Take, for instance, the ed-tech startup Chalkable. Founded by Michael Levy and Zoly Honig, Chalkable’s aim was to displace Blackboard. Honig told BuzzFeed that he and Levy felt Blackboard’s system was weak and that they could do a better job with the technology. They designed what is essentially an app store for learning tools, allowing teachers to easily search and integrate top programs.
But Chalkable struggled to grow, especially when it came to accessing student data, which is stored in a variety of complex backend systems produced by different companies. At first, Honig said, their goal was to build their own backend system, much like Blackboard: “We thought we could just do it ourselves. We never thought about merging.” But they quickly realized that building their own system was a lot more complicated than it seemed, and getting school districts to adopt the system would have been even tougher. Honig said they next tried forming partnerships with already-existing systems before realizing that selling “was what made sense.”

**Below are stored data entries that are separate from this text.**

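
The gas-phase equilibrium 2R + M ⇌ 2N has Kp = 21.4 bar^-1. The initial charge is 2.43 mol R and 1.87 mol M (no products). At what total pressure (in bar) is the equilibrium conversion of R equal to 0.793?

Take 2.43 mol R as basis and let X be its fractional conversion, so ξ = 1.22X.
At extent ξ: n_R = 2.43 − 2.43X; n_M = 1.87 − 1.22X; n_N = 2.43X.
Total moles n_T = 4.3 − 1.22X.
Kp = p_N^2 / (p_R^2 p_M) with p_i = (n_i/n_T)·P.
At X = 0.793: the mole-fraction product g(X) = Π y_i^ν_i = 54.02. Since Kp = g(X)·P^{-1}, P = (g/Kp)^(1/1) = (54.02/21.4)^(1/1) = 2.52 bar.

P = 2.52 bar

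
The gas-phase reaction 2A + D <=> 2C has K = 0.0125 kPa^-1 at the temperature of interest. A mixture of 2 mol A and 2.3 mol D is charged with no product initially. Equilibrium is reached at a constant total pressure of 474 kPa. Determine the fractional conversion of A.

X = 0.622

Take 2 mol A as basis and let X be its fractional conversion, so ξ = X.
Moles: n_A = 2 − 2X; n_D = 2.3 − X; n_C = 2X.
Total moles n_T = 4.3 − X.
With p_i = (n_i/n_T)P, K = p_C^2 / (p_A^2 p_D).
Equating to 0.0125 kPa^-1 and solving on 0 < X < 1: X = 0.622.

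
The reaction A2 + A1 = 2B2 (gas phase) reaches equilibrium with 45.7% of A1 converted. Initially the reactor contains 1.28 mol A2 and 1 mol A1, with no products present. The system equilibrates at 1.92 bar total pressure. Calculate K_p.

K_p = 1.87

Let X = conversion of A1 (basis 1 mol A1); extent of reaction ξ = X.
At extent ξ: n_A2 = 1.28 − X; n_A1 = 1 − X; n_B2 = 2X.
n_T stays at 2.28 (no change in mole number).
At X = 0.457: n_A2 = 0.823, n_A1 = 0.543, n_B2 = 0.914, n_T = 2.28.
p_i = (n_i/n_T)·P. K_p = p_B2^2 / (p_A2 p_A1) = 1.87.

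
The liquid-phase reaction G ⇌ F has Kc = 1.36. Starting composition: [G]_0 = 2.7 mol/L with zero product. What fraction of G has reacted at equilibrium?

Let X = conversion of G; extent ξ = 2.7·X mol/L.
Concentrations: [G] = 2.7 − 2.7X; [F] = 2.7X.
Kc = [F] / ([G]).
This equals 1.36 at X = 0.576 (the root in 0 < X < 1).

X = 0.576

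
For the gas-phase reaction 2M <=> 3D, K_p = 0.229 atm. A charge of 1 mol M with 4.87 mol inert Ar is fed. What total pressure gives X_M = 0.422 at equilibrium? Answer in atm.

Basis: 1 mol M initially; let X = conversion of M. Extent ξ = 0.5X.
At extent ξ: n_M = 1 − X; n_D = 1.5X; n_I = 4.87 (inert).
Summing: n_T = 5.87 + 0.5X.
K_p = p_D^3 / (p_M^2) with p_i = (n_i/n_T)·P.
At X = 0.422: the mole-fraction product g(X) = Π y_i^ν_i = 0.1248. Since K_p = g(X)·P^{1}, P = (K_p/g)^(1/1) = (0.229/0.1248)^(1/1) = 1.83 atm.

P = 1.83 atm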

Chalkable ended up being bought for $10 million by STI Education Services Group, a 30-year-old maker of education data systems — the very ones that Honig and Levy needed access to — that was trying to diversify its technology. Chalkable, for its part, transformed STI from a backend data system into a more capable learning platform post-acquisition.
Almost every major company in the education sphere made acquisitions last year, and dozens more have been made already in 2014. The biggest buyer by far, according to informations services firm CB Insights, was Pearson, which bought 12 companies in 2013.

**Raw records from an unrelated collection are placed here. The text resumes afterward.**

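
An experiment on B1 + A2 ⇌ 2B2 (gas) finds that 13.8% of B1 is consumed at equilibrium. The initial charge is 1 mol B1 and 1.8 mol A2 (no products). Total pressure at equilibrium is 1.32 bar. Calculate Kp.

Kp = 0.0532

Basis: 1 mol B1 initially; let X = conversion of B1. Extent ξ = X.
Mole table: n_B1 = 1 − X; n_A2 = 1.8 − X; n_B2 = 2X.
Total moles n_T = 2.8 (Δν = 0, constant).
At X = 0.138: n_B1 = 0.862, n_A2 = 1.66, n_B2 = 0.276, n_T = 2.8.
p_i = (n_i/n_T)·P. Kp = p_B2^2 / (p_B1 p_A2) = 0.0532.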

“We quickly realized that there’s a lot of innovation going on that could be really beneficial to Pearson,” said Diana Stepner, who was brought on in 2011 to run the company’s “future technologies” team. With an eye toward partnerships and acquisitions, Pearson began its own accelerator, which graduated its first class of five startups last year. Four, Stepner said, are now in “stages of further discussion” with the company.

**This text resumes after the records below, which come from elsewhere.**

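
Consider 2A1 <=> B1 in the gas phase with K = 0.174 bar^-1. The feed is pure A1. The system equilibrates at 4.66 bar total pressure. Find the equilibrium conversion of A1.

X = 0.515

Take 1 mol A1 as basis and let X be its fractional conversion, so ξ = 0.5X.
Species balance: n_A1 = 1 − X; n_B1 = 0.5X.
n_T = Σnᵢ = 1 − 0.5X.
With p_i = (n_i/n_T)P, K = p_B1 / (p_A1^2).
This yields a degree-2 equation in X; solving on (0,1), X = 0.515.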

“It’s interesting to watch a startup be able to get to a certain point and then just hit a barrier,” Stepner said. “They can’t get out of their local area, because there are so many nuances from state-to-state, and so many barriers to adoption. That’s where Pearson can come in with our connections.”
Those connections, primarily already-established relationships to school districts, are absolutely vital to most startups, especially if their products involve one of ed-tech’s biggest new trends, working with student data.
Some startups, bucking at the idea of being acquired in order to achieve growth, have tried bypassing deals with districts and going directly to teachers. The problem with that is that it means the services must be offered for free: teachers are generally unwilling (and unable) to put their own money into their classrooms.
The primary example of that model is the hugely popular venture-backed Edmodo, a classroom management tool for teachers that has eaten away drastically at a market once controlled by Blackboard and an open-source platform called Moodle. Edmodo even made its own acquisition last year. But the company has yet to monetize in any significant way, and because it has to keep its product free, its plans to do so are vague.
“I think the majority of startups are thinking about acquisition,” said Margery Mayer, the head of the education division at Scholastic. “That’s the best way most of them are going to make money.”
As for 2U, its stock has remained essentially flat in its first week of trading. After making its debut at $13.89, it hovered at $13 Friday morning.